HMRC introduced the change as a way to simplify accounting for small businesses. But in fact the new system appears to be aimed at facilitating the introduction of Making Tax Digital (MTD) for income tax. MTD is set to start in April 2026 for individuals with qualifying income over £50,000 and April 2027 for qualifying income over £30,000. No start date has been announced for MTD for partnerships.
Drawing up accounts based on cash in and out is certainly simpler, making it easier to provide the quarterly accounting information that MTD will require. But annual profits may fluctuate wildly when expenses are paid in a different accounting period from the receipt of the related income, and stock and work in progress are not taken into account.

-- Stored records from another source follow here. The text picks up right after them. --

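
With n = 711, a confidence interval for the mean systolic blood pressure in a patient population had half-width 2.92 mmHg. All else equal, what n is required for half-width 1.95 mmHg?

1595

Margin of error scales as 1/√n, so n₂ = n₁·(E₁/E₂)².
n₂ = 711 × (2.92/1.95)² = 711 × 2.242 = 1594.06
Round up: n₂ = 1595.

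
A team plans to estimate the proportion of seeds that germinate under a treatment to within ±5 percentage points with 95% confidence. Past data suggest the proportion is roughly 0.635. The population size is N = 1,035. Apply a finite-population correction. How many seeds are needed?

n = 266

For a proportion with margin E = 0.05 at 95% confidence, z = 1.960.
n = p̂(1−p̂)(z/E)² = 0.635 × 0.365 × (1.960/0.05)² = 356.15 — call this n₀.
Finite-population correction with N = 1,035: n = n₀ / (1 + (n₀−1)/N) = 356.15 / 1.343 = 265.19
Round up: n = 266.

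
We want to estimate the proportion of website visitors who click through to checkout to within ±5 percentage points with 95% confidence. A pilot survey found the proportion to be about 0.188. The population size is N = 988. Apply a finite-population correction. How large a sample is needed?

For a proportion with margin E = 0.05 at 95% confidence, z = 1.960.
n = p̂(1−p̂)(z/E)² = 0.188 × 0.812 × (1.960/0.05)² = 234.58 — call this n₀.
Finite-population correction with N = 988: n = n₀ / (1 + (n₀−1)/N) = 234.58 / 1.236 = 189.79
Round up: n = 190.

190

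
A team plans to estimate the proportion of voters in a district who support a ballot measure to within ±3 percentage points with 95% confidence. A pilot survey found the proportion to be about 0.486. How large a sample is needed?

For a proportion with margin E = 0.03 at 95% confidence, z = 1.960.
n = p̂(1−p̂)(z/E)² = 0.486 × 0.514 × (1.960/0.03)² = 1066.27
Round up: n = 1067.

1067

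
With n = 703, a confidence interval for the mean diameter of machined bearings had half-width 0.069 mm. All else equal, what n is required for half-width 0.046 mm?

1582

Margin of error scales as 1/√n, so n₂ = n₁·(E₁/E₂)².
n₂ = 703 × (0.069/0.046)² = 703 × 2.25 = 1581.75
Round up: n₂ = 1582.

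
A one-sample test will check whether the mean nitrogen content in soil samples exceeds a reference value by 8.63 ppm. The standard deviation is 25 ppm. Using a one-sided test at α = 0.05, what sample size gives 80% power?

For a one-sample z-test, n = ((z_α + z_β)·σ/δ)².
z_α = 1.645 (one-sided α = 0.05); z_β = 0.842 (power 80% → β = 0.2).
n = (2.487 × 25 / 8.63)² = 51.91
Round up: n = 52.

52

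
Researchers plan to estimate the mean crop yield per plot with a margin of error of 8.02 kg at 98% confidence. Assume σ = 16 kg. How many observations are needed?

For a mean, the margin of error is E = z·σ/√n, so n = (zσ/E)².
At 98% confidence, z = 2.326.
n = (2.326 × 16 / 8.02)² = 21.53
Round up: n = 22.

n = 22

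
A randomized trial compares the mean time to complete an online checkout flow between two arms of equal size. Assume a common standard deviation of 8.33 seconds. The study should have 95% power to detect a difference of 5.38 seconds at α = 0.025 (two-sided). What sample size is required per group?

73 per group

For two equal groups, n per group = 2·((z_{α/2} + z_β)·σ/δ)².
z_{α/2} = 2.241; z_β = 1.645 (power 95%).
n = 2 × (3.886 × 8.33 / 5.38)² = 2 × 36.20 = 72.40
Round up: n = 73 per group.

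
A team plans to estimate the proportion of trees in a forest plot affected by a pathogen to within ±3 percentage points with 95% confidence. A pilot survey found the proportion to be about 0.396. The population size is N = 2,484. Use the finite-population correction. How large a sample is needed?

724

For a proportion with margin E = 0.03 at 95% confidence, z = 1.960.
n = p̂(1−p̂)(z/E)² = 0.396 × 0.604 × (1.960/0.03)² = 1020.94 — call this n₀.
Finite-population correction with N = 2,484: n = n₀ / (1 + (n₀−1)/N) = 1020.94 / 1.411 = 723.56
Round up: n = 724.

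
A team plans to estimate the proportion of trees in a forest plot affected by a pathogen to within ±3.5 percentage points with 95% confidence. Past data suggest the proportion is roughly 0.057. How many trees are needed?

For a proportion with margin E = 0.035 at 95% confidence, z = 1.960.
n = p̂(1−p̂)(z/E)² = 0.057 × 0.943 × (1.960/0.035)² = 168.56
Round up: n = 169.

169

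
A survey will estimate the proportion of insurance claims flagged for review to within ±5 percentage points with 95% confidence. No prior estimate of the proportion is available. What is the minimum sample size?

n = 385

For a proportion with margin E = 0.05 at 95% confidence, z = 1.960.
With no prior estimate, use p = 0.5, which maximizes p(1−p) at 0.25.
n = 0.25 × (z/E)² = 0.25 × (1.960/0.05)² = 384.16
Round up: n = 385.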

That may result in years when taxable income unexpectedly jumps into a higher tax band than if it accrued more evenly. It also makes budgeting and cash flow challenging and makes it harder to work out how profitable your business really is.
However, by the same token and with care, you may be able to plan your payments and receipts to ensure you stay below a relevant income tax threshold. You could buy stock and pay your suppliers early if you think your profits may be more heavily taxed in this tax year rather than next, or delay payments in the converse situation, although you need to maintain a good relationship with your suppliers, especially if you are paying subcontractors.
On the income side, although you might not be able to persuade your customers or clients to pay you early, you could postpone income by delaying invoicing, or even ask a customer to hold off paying your invoice until after the year end.
The change to cash basis accounting as the default method does not apply to VAT, which continues to be payable on the difference between sales invoices and purchase invoices. Businesses can elect for the VAT cash accounting scheme but only if their VAT taxable turnover is £1.35 million or less.
If you have to wait for payment from your customers, cash accounting should benefit your business. But you should take advice for your particular circumstances for both VAT and income tax.